Full bush! Can't stay! Need ride! Come on bro!
He wore homemade jorts on our first date. I'm not sure if I should leave now or embrace the white trash lust and marry him
I showed remarkable dignity in such a compromising situation. Except I came off as sort of a blue ball giver.
Her bed is on wheels, so we woke up in the kitchen.
I miss your penis. I'm telling you this as a friend, like its just a really great penis. You should be proud of it.
i'm too drunk to leave my room. poked my head out like a turtle and everyone knew i wasn't sober. i like it better in my nonjudgmental turtle shell anyway.

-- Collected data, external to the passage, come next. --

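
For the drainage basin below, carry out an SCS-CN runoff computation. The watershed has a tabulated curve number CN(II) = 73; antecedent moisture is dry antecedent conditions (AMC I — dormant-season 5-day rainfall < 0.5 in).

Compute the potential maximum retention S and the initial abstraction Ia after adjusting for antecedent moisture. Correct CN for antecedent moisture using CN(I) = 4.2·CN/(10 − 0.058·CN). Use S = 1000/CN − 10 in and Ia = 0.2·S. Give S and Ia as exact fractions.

S = 4500/511 in ≈ 8.806 in; Ia = 900/511 in ≈ 1.761 in

CN(I) from CN(II)=73: (4.2·73)/(10 − 0.058·73) = 51100/961 ≈ 53.174
Retention S: 1000/CN − 10 with CN=53.174 → S = 4500/511 ≈ 8.806 in
Initial abstraction Ia = S/5 = (4500/511)/5 = 900/511 ≈ 1.761 in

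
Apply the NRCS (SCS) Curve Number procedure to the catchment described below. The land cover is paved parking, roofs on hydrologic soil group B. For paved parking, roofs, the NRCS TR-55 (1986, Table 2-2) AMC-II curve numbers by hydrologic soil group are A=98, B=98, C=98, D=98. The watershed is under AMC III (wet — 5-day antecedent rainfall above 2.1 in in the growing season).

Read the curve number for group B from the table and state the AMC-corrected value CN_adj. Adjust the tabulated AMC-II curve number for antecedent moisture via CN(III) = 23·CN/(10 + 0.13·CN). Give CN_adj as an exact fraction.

NRCS table: paved parking, roofs, soil group B → CN(II) = 98
Wet (AMC III): CN(III) = 23·98/(10 + 0.13·98) = 2254/(1137/50) = 112700/1137 ≈ 99.120

CN_adj = 112700/1137 ≈ 99.120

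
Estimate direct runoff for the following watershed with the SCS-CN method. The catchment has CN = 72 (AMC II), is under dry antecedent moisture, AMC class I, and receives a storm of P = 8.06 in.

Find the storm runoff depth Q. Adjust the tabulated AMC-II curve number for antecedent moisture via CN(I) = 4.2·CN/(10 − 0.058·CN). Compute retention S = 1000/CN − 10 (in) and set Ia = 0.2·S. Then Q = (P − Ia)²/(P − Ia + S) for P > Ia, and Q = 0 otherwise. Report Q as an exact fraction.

Q = 70241161/28189350 in ≈ 2.492 in

Dry (AMC I): CN(I) = 4.2·72/(10 − 0.058·72) = (1512/5)/(728/125) = 675/13 ≈ 51.923
S = 1000/(675/13) − 10 = 250/27 in ≈ 9.259 in
Ia = 0.2·(250/27) = 50/27 in ≈ 1.852 in
P − Ia = 8.060 − 1.852 = 8381/1350 ≈ 6.208 in (> 0, runoff occurs)
Runoff Q = (P−Ia)²/(P−Ia+S) = (6.208)²/(6.208+9.259) = 70241161/28189350 ≈ 2.492 in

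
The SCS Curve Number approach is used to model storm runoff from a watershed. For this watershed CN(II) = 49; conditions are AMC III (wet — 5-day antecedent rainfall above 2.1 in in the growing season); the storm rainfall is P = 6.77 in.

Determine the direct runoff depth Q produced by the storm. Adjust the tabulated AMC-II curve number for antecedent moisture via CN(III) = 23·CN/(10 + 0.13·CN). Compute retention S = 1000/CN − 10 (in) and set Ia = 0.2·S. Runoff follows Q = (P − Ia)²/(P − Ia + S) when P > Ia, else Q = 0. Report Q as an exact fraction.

Q = 436893238441/131969333300 in ≈ 3.311 in

Adjust CN=49 to AMC III: 23·49/(10 + 0.13·49) → 1127 ÷ (1637/100) = 112700/1637 ≈ 68.845
S = 1000/(112700/1637) − 10 = 5100/1127 in ≈ 4.525 in
Ia = 0.2S: 0.2·4.525 = 0.905 in (exactly 1020/1127)
Excess rainfall: 6.770 − 0.905 = 5.865 in; P > Ia so Q > 0
Q = (660979/112700)²/((660979/112700) + 5100/1127) = (436893238441/12701290000)/(1170979/112700) = 436893238441/131969333300 in ≈ 3.311 in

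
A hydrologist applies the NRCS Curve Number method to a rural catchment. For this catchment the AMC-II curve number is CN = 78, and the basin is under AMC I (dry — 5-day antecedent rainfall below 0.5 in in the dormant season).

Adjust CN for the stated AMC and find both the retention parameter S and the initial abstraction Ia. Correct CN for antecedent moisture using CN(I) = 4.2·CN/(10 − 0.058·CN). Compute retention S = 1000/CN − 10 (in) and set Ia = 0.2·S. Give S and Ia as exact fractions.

S = 5500/819 in ≈ 6.716 in; Ia = 1100/819 in ≈ 1.343 in

CN(I) from CN(II)=78: (4.2·78)/(10 − 0.058·78) = 81900/1369 ≈ 59.825
S = 1000/(81900/1369) − 10 = 5500/819 in ≈ 6.716 in
Ia = 0.2S: 0.2·6.716 = 1.343 in (exactly 1100/819)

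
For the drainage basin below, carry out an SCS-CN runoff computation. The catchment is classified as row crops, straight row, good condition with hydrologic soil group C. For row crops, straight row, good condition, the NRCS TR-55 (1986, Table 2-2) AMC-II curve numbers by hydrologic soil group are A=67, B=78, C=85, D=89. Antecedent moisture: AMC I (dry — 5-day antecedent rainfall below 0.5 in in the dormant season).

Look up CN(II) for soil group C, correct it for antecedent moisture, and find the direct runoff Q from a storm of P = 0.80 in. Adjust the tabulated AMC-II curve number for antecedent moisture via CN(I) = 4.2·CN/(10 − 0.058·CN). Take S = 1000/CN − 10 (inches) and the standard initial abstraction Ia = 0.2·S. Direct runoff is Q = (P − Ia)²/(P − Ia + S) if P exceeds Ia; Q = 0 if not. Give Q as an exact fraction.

Q = 0 in ≈ 0.000 in

NRCS table: row crops, straight row, good condition, soil group C → CN(II) = 85
Adjust CN=85 to AMC I: 4.2·85/(10 − 0.058·85) → 357 ÷ (507/100) = 11900/169 ≈ 70.414
S = 1000/(11900/169) − 10 = 500/119 in ≈ 4.202 in
Initial abstraction Ia = S/5 = (500/119)/5 = 100/119 ≈ 0.840 in
P = 0.800 ≤ Ia = 0.840 in: entire storm abstracted, Q = 0.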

Note to self: Do not bring gift bag with cock ring inside to family Christmas. Leave to unwrap at home.
At least I remembered to wear a bra. I feel like that's a big accomplishment right now
and then at some point during the night I ended up holding a baby
Why was a baby at a karaoke bar, and were you wasted?

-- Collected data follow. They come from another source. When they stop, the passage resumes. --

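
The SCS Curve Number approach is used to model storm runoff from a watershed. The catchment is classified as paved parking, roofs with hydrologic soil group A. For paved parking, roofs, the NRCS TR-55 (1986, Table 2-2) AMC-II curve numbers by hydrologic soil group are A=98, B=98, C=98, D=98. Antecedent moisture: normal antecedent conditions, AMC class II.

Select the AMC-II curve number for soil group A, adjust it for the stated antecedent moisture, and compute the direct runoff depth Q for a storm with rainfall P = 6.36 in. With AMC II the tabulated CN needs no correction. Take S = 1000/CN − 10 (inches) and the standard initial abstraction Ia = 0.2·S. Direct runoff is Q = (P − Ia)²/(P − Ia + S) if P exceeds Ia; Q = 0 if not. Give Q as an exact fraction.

Q = 59923081/9788975 in ≈ 6.121 in

NRCS table: paved parking, roofs, soil group A → CN(II) = 98
AMC II — tabulated CN = 98 applies directly.
Retention S: 1000/CN − 10 with CN=98.000 → S = 10/49 ≈ 0.204 in
Ia = 0.2S: 0.2·0.204 = 0.041 in (exactly 2/49)
Since P=6.360 > Ia=0.041: effective rainfall P−Ia = 7741/1225 in
Runoff Q = (P−Ia)²/(P−Ia+S) = (6.319)²/(6.319+0.204) = 59923081/9788975 ≈ 6.121 in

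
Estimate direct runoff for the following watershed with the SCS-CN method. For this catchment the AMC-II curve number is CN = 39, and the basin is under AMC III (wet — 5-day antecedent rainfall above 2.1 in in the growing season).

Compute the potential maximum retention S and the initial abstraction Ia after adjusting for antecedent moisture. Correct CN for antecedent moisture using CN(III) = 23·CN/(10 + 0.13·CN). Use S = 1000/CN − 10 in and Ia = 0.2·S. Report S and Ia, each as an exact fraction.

Wet (AMC III): CN(III) = 23·39/(10 + 0.13·39) = 897/(1507/100) = 89700/1507 ≈ 59.522
Max retention: S = 1000/(89700/1507) − 10 = 6100/897 in (≈ 6.800 in)
Initial abstraction Ia = S/5 = (6100/897)/5 = 1220/897 ≈ 1.360 in

S = 6100/897 in ≈ 6.800 in; Ia = 1220/897 in ≈ 1.360 in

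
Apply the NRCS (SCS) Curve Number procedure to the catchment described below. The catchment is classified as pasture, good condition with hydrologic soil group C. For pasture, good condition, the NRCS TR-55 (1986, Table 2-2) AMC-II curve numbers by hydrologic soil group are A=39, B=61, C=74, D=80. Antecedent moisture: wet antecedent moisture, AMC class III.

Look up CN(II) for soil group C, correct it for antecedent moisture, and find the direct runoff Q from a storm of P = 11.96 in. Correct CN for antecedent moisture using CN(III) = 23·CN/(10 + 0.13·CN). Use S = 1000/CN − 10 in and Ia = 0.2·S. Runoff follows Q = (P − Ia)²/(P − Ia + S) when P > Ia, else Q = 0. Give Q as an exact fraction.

NRCS table: pasture, good condition, soil group C → CN(II) = 74
Wet (AMC III): CN(III) = 23·74/(10 + 0.13·74) = 1702/(981/50) = 85100/981 ≈ 86.748
Max retention: S = 1000/(85100/981) − 10 = 1300/851 in (≈ 1.528 in)
Ia = 0.2S: 0.2·1.528 = 0.306 in (exactly 260/851)
P − Ia = 11.960 − 0.306 = 247949/21275 ≈ 11.654 in (> 0, runoff occurs)
Q: (247949/21275)² ÷ (280449/21275) = 4729131277/458965575 in (≈ 10.304 in)

Q = 4729131277/458965575 in ≈ 10.304 in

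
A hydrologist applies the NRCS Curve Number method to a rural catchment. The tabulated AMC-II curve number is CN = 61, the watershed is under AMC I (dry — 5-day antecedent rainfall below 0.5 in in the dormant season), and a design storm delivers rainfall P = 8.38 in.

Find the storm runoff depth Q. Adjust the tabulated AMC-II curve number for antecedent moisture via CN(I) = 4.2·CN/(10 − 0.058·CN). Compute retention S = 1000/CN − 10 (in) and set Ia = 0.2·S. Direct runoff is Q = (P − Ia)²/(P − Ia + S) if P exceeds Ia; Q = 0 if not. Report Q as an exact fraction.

Q = 12976171569/9370792550 in ≈ 1.385 in

Dry (AMC I): CN(I) = 4.2·61/(10 − 0.058·61) = (1281/5)/(3231/500) = 42700/1077 ≈ 39.647
Retention S: 1000/CN − 10 with CN=39.647 → S = 6500/427 ≈ 15.222 in
Ia = 0.2·(6500/427) = 1300/427 in ≈ 3.044 in
Excess rainfall: 8.380 − 3.044 = 5.336 in; P > Ia so Q > 0
Runoff Q = (P−Ia)²/(P−Ia+S) = (5.336)²/(5.336+15.222) = 12976171569/9370792550 ≈ 1.385 in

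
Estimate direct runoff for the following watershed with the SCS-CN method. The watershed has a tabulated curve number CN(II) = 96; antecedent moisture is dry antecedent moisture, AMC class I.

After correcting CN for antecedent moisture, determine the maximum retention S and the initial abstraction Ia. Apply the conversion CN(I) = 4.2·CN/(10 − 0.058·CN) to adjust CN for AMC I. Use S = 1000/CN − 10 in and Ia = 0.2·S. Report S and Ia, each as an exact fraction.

S = 125/126 in ≈ 0.992 in; Ia = 25/126 in ≈ 0.198 in

CN(I) from CN(II)=96: (4.2·96)/(10 − 0.058·96) = 25200/277 ≈ 90.975
Max retention: S = 1000/(25200/277) − 10 = 125/126 in (≈ 0.992 in)
Ia = 0.2·(125/126) = 25/126 in ≈ 0.198 in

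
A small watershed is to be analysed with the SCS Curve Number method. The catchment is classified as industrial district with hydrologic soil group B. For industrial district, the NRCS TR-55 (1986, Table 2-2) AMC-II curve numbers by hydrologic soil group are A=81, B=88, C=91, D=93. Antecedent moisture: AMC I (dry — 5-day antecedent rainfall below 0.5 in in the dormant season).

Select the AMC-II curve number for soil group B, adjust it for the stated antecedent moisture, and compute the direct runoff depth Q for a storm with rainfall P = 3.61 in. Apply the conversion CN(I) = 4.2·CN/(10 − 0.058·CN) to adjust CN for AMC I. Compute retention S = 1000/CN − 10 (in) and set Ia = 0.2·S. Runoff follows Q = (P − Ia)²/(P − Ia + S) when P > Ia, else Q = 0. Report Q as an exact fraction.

NRCS table: industrial district, soil group B → CN(II) = 88
Dry (AMC I): CN(I) = 4.2·88/(10 − 0.058·88) = (1848/5)/(612/125) = 3850/51 ≈ 75.490
S = 1000/(3850/51) − 10 = 250/77 in ≈ 3.247 in
Ia = 0.2·(250/77) = 50/77 in ≈ 0.649 in
Since P=3.610 > Ia=0.649: effective rainfall P−Ia = 22797/7700 in
Q = (22797/7700)²/((22797/7700) + 250/77) = (519703209/59290000)/(47797/7700) = 519703209/368036900 in ≈ 1.412 in

Q = 519703209/368036900 in ≈ 1.412 in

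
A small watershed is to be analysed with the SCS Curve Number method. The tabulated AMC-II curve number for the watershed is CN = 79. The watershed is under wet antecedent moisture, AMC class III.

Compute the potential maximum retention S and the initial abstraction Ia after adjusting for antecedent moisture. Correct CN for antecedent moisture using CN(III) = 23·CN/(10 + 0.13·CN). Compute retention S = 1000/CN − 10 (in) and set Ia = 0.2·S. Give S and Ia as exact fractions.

S = 2100/1817 in ≈ 1.156 in; Ia = 420/1817 in ≈ 0.231 in

CN(III) from CN(II)=79: (23·79)/(10 + 0.13·79) = 181700/2027 ≈ 89.640
Max retention: S = 1000/(181700/2027) − 10 = 2100/1817 in (≈ 1.156 in)
Initial abstraction Ia = S/5 = (2100/1817)/5 = 420/1817 ≈ 0.231 in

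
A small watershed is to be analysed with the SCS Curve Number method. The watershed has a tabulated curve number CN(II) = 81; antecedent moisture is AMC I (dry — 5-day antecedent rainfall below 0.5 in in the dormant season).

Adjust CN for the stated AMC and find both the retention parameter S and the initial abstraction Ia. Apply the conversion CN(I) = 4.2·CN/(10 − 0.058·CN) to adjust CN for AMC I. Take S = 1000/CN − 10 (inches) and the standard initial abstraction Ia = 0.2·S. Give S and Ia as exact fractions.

Adjust CN=81 to AMC I: 4.2·81/(10 − 0.058·81) → (1701/5) ÷ (2651/500) = 170100/2651 ≈ 64.164
Max retention: S = 1000/(170100/2651) − 10 = 9500/1701 in (≈ 5.585 in)
Initial abstraction Ia = S/5 = (9500/1701)/5 = 1900/1701 ≈ 1.117 in

S = 9500/1701 in ≈ 5.585 in; Ia = 1900/1701 in ≈ 1.117 in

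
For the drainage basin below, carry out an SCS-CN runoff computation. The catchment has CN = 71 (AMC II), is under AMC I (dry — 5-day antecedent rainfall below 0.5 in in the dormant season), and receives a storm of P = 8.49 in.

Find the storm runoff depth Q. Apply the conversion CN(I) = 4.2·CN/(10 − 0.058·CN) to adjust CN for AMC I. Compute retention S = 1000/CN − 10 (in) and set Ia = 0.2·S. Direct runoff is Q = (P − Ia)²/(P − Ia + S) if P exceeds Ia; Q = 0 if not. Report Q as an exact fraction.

Dry (AMC I): CN(I) = 4.2·71/(10 − 0.058·71) = (1491/5)/(2941/500) = 149100/2941 ≈ 50.697
S = 1000/(149100/2941) − 10 = 14500/1491 in ≈ 9.725 in
Ia = 0.2S: 0.2·9.725 = 1.945 in (exactly 2900/1491)
P − Ia = 8.490 − 1.945 = 975859/149100 ≈ 6.545 in (> 0, runoff occurs)
Q = (975859/149100)²/((975859/149100) + 14500/1491) = (952300787881/22230810000)/(2425859/149100) = 952300787881/361695576900 in ≈ 2.633 in

Q = 952300787881/361695576900 in ≈ 2.633 in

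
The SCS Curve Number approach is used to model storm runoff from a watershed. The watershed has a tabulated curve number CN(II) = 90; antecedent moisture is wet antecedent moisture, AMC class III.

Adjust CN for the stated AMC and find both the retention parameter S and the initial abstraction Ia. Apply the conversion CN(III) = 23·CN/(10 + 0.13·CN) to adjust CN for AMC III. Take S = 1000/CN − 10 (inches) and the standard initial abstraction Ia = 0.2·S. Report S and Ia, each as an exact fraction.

Adjust CN=90 to AMC III: 23·90/(10 + 0.13·90) → 2070 ÷ (217/10) = 20700/217 ≈ 95.392
Retention S: 1000/CN − 10 with CN=95.392 → S = 100/207 ≈ 0.483 in
Ia = 0.2S: 0.2·0.483 = 0.097 in (exactly 20/207)

S = 100/207 in ≈ 0.483 in; Ia = 20/207 in ≈ 0.097 in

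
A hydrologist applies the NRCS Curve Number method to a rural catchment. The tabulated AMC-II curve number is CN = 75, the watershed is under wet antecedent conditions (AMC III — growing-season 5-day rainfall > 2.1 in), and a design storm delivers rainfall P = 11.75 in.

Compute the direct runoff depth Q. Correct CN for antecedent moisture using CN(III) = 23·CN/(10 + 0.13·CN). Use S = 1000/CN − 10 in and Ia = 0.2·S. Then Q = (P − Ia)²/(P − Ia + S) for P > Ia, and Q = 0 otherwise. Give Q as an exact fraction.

Q = 10004569/983388 in ≈ 10.174 in

Wet (AMC III): CN(III) = 23·75/(10 + 0.13·75) = 1725/(79/4) = 6900/79 ≈ 87.342
Retention S: 1000/CN − 10 with CN=87.342 → S = 100/69 ≈ 1.449 in
Ia = 0.2·(100/69) = 20/69 in ≈ 0.290 in
P − Ia = 11.750 − 0.290 = 3163/276 ≈ 11.460 in (> 0, runoff occurs)
Q: (3163/276)² ÷ (3563/276) = 10004569/983388 in (≈ 10.174 in)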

only slightly. thats not the point. it was a cute baby.
Well someone is clearly not winning the parent of the year award here
did i just see you in the movie theater carrying a margarita into Frozen?

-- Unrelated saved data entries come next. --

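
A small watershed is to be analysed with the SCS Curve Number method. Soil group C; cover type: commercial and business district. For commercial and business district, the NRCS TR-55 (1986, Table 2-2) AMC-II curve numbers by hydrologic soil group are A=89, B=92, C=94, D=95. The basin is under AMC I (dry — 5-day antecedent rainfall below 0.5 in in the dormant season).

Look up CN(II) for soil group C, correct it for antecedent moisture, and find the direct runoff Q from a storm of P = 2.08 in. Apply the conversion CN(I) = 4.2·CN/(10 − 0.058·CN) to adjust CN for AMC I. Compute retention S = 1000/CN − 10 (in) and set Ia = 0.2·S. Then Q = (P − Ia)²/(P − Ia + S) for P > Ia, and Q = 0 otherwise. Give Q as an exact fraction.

NRCS table: commercial and business district, soil group C → CN(II) = 94
Dry (AMC I): CN(I) = 4.2·94/(10 − 0.058·94) = (1974/5)/(1137/250) = 32900/379 ≈ 86.807
Max retention: S = 1000/(32900/379) − 10 = 500/329 in (≈ 1.520 in)
Ia = 0.2·(500/329) = 100/329 in ≈ 0.304 in
P − Ia = 2.080 − 0.304 = 14608/8225 ≈ 1.776 in (> 0, runoff occurs)
Q: (14608/8225)² ÷ (27108/8225) = 53348416/55740825 in (≈ 0.957 in)

Q = 53348416/55740825 in ≈ 0.957 in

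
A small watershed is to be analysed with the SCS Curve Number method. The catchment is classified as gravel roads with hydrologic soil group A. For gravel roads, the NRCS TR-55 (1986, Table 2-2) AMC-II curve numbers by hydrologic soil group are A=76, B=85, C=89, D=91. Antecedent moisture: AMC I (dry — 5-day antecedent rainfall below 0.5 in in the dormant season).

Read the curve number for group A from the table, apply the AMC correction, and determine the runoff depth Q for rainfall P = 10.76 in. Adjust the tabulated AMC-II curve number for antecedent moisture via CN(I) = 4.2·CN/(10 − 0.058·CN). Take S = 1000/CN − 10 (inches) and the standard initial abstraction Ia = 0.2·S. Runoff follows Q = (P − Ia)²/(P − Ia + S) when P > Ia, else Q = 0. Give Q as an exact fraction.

NRCS table: gravel roads, soil group A → CN(II) = 76
CN(I) from CN(II)=76: (4.2·76)/(10 − 0.058·76) = 13300/233 ≈ 57.082
Retention S: 1000/CN − 10 with CN=57.082 → S = 1000/133 ≈ 7.519 in
Ia = 0.2·(1000/133) = 200/133 in ≈ 1.504 in
P − Ia = 10.760 − 1.504 = 30777/3325 ≈ 9.256 in (> 0, runoff occurs)
Q: (30777/3325)² ÷ (55777/3325) = 947223729/185458525 in (≈ 5.107 in)

Q = 947223729/185458525 in ≈ 5.107 in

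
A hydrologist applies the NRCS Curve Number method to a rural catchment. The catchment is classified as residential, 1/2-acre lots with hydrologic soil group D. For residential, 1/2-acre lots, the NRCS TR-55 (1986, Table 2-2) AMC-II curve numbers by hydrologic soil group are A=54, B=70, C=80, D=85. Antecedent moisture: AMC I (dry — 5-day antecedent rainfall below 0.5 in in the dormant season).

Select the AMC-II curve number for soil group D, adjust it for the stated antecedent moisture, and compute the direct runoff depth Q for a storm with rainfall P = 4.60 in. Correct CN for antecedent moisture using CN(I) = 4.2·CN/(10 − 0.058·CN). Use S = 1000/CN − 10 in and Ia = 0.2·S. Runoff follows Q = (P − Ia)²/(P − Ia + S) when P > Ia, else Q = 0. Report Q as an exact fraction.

NRCS table: residential, 1/2-acre lots, soil group D → CN(II) = 85
Adjust CN=85 to AMC I: 4.2·85/(10 − 0.058·85) → 357 ÷ (507/100) = 11900/169 ≈ 70.414
Retention S: 1000/CN − 10 with CN=70.414 → S = 500/119 ≈ 4.202 in
Initial abstraction Ia = S/5 = (500/119)/5 = 100/119 ≈ 0.840 in
P − Ia = 4.600 − 0.840 = 2237/595 ≈ 3.760 in (> 0, runoff occurs)
Runoff Q = (P−Ia)²/(P−Ia+S) = (3.760)²/(3.760+4.202) = 5004169/2818515 ≈ 1.775 in

Q = 5004169/2818515 in ≈ 1.775 in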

All the 6 year olds are jealous of my alcohol
You hit a new plane of existence as we all watched in awe
I may have had several rum punches and then gone to the store and used European cucumbers to prove my baton twirling prowess.
I apparently asked the bartender for a plastic bag and told her I was gunna puke then grabbed two handles from the bar then put the handles in the plastic bag and left.....
Last nights hook up turn into a star wars history lesson.. He's luck y he's pretty..
She calls him the walking dildo to his face. That relationship is already fucked up.